The inspectorate’s decision to bring the management of all inspections “in-house” has been welcomed by school leaders, although it has been warned that its own quality assurance processes will need to be “up to spec”.
The current contracts with CfBT, Serco and Tribal have run since September 2009 and will expire in August. They are worth around £30 million a year.
Between them, the three firms employ around 3,000 additional Ofsted inspectors, 1,500 of whom carry out school inspections. Ofsted itself directly employs just 300 to 400 HMIs, of whom around 140 work in schools.
The move comes after a damning report in January from the Policy Exchange think-tank criticised what it termed the “twice removed form of accountability” of many additional inspectors.
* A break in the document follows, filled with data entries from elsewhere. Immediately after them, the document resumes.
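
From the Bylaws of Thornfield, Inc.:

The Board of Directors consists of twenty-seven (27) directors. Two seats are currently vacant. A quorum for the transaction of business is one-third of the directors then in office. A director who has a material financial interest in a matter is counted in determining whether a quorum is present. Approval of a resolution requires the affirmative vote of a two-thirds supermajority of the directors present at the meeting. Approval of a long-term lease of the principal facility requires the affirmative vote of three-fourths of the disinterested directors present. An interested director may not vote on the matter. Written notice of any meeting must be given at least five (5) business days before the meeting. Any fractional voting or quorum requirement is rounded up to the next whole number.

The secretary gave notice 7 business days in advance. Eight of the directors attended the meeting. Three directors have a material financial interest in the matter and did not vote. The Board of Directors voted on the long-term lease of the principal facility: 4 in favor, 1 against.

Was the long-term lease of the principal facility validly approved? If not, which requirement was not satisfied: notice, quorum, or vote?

Invalid — quorum requirement not satisfied.

Notice: 7 business days given; 5 required (7 ≥ 5). Satisfied.
Quorum: 8 present (interested directors count toward quorum); quorum is 9. Not satisfied.
Vote: the long-term lease of the principal facility requires three-fourths of the disinterested directors present (8 − 3 = 5). 3/4 of 5 = 3.75, rounded up to 4, so 4 affirmative votes are needed; 4 voted in favor. Satisfied. (Moot — without a quorum no business can be validly transacted.)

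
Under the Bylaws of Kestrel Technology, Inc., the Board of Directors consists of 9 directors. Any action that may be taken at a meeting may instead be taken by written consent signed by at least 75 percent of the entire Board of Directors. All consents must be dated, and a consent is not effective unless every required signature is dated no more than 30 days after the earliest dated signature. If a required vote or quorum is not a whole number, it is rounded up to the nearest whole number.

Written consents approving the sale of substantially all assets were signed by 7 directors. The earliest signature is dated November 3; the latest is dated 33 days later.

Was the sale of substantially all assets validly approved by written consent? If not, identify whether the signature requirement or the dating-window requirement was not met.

Signatures required: at least 75 percent of 9 — 3/4 of 9 = 6.75, rounded up to 7, so 7 needed; 7 signed. Sufficient.
Dating window: the latest signature is 33 days after the earliest; the limit is 30 days. Outside the window.

Not effective — dating-window requirement not satisfied.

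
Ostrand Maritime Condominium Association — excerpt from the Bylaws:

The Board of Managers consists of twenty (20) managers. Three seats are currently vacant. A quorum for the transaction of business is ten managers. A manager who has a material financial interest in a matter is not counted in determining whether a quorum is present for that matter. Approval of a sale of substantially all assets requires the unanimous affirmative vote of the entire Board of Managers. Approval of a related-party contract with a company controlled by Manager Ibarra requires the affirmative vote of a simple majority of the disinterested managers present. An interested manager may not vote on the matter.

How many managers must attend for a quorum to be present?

The quorum is fixed at 10.

10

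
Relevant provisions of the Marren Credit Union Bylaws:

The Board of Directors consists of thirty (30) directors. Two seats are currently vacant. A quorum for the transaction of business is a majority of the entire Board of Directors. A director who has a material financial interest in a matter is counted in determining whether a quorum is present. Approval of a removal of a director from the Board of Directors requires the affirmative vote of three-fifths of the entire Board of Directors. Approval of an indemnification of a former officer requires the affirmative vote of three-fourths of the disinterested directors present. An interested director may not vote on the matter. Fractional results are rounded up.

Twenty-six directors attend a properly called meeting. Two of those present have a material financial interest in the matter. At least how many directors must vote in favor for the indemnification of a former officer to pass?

The indemnification of a former officer requires three-fourths of the disinterested directors present (26 − 2 = 24).
3/4 of 24 = 18.

18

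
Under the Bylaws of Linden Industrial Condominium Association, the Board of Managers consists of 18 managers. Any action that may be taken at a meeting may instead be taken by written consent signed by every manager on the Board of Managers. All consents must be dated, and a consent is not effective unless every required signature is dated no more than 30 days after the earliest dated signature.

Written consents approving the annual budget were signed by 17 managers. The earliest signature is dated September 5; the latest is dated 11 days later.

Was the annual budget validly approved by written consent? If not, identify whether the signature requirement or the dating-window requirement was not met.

Signatures required: every one of 18 — unanimous means all 18, so 18 needed; 17 signed. Insufficient.
Dating window: the latest signature is 11 days after the earliest; the limit is 30 days. Within the window.

Not effective — insufficient signatures.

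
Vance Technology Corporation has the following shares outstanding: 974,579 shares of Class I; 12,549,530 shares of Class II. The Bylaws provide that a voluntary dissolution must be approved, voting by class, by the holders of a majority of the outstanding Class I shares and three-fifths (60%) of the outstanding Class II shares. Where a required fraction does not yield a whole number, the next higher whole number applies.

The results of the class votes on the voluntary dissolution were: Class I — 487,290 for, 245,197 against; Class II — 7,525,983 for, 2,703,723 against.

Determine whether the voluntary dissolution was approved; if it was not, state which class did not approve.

Class I: a majority of 974579 is 487290; 487,290 required, 487,290 in favor — approved.
Class II: 3/5 of 12549530 = 7529718; 7,529,718 required, 7,525,983 in favor — not approved.

Not approved — the Class II shares did not give the required vote.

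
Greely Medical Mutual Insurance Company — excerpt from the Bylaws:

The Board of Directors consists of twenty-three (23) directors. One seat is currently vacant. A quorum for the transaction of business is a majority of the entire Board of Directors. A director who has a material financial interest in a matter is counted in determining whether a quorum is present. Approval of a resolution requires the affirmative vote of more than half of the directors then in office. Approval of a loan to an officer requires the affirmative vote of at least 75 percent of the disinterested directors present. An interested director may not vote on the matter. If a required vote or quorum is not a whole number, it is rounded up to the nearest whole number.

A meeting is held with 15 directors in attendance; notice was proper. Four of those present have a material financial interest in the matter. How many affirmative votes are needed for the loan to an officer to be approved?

The loan to an officer requires three-fourths of the disinterested directors present (15 − 4 = 11).
3/4 of 11 = 8.25, rounded up to 9.

9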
This is because they are freelance workers under contract to the three regional service providers and as such, few details are available as to their level of training or their previous inspections. The report adds: “Moreover, as private companies and because of a commercial contract between them and the (FOI-eligible) Ofsted, none of this information is subject to Freedom of Information requests.”
It also raised concerns about the quality of many inspectors, especially when it came to their ability to “understand, interpret and draw conclusions from statistical data”.
Speaking in March, chief inspector Sir Michael Wilshaw admitted he was minded to change the third-party arrangements. He said that “inspection, as far as I’m concerned, is just too important for Ofsted to simply have oversight of third-party arrangements”.
Ofsted made the announcement last week. A short statement released last Thursday (May 29), read: “Ofsted has today announced that from September 2015, it will no longer contract with Inspection Service Providers (ISPs) for the delivery of school and further education inspections.
“The current contracts, with CfBT, Serco and Tribal, have run since September 2009 and are due to expire in August 2015, requiring Ofsted to review its inspection delivery model.
“Additional inspectors (AIs), who are currently contracted through ISPs to undertake inspections on behalf of Ofsted, will continue to form a significant part of the inspection workforce. However, from September 2015, AIs will be contracted directly by Ofsted, giving Ofsted more direct control over their selection, training and quality assurance.”
Deputy general secretary of the Association of School and College Leaders, Malcolm Trobe, welcomed the move. He said: “We believe HMIs should lead the inspection service. The inspection workforce should involve serving or recently retired school leaders who work directly for Ofsted and who receive the calibre of training needed to support the work of HMIs leading to a skilled, knowledgeable and respected inspection team. We would now like to work closely with Ofsted to get the details of this decision right.”
Russell Hobby, general secretary of the National Association of Head Teachers, added: “Bringing the management of inspection teams in-house is to be welcomed: the variability of delivery is one of the profession’s biggest concerns. Ofsted needs to be sure that its own internal quality assurance is up to spec though.
“It is inspecting too many things too frequently for us to be entirely confident about quality.”
Ofsted’s director of corporate services, Nick Jackson, said: “For the last five years our Inspection Service Providers have delivered a successful and professional inspection programme for Ofsted.
“With the conclusion of these contracts the time was right to look again at how Ofsted can best deliver a service that is both efficient and flexible. We are confident that this is the right model.”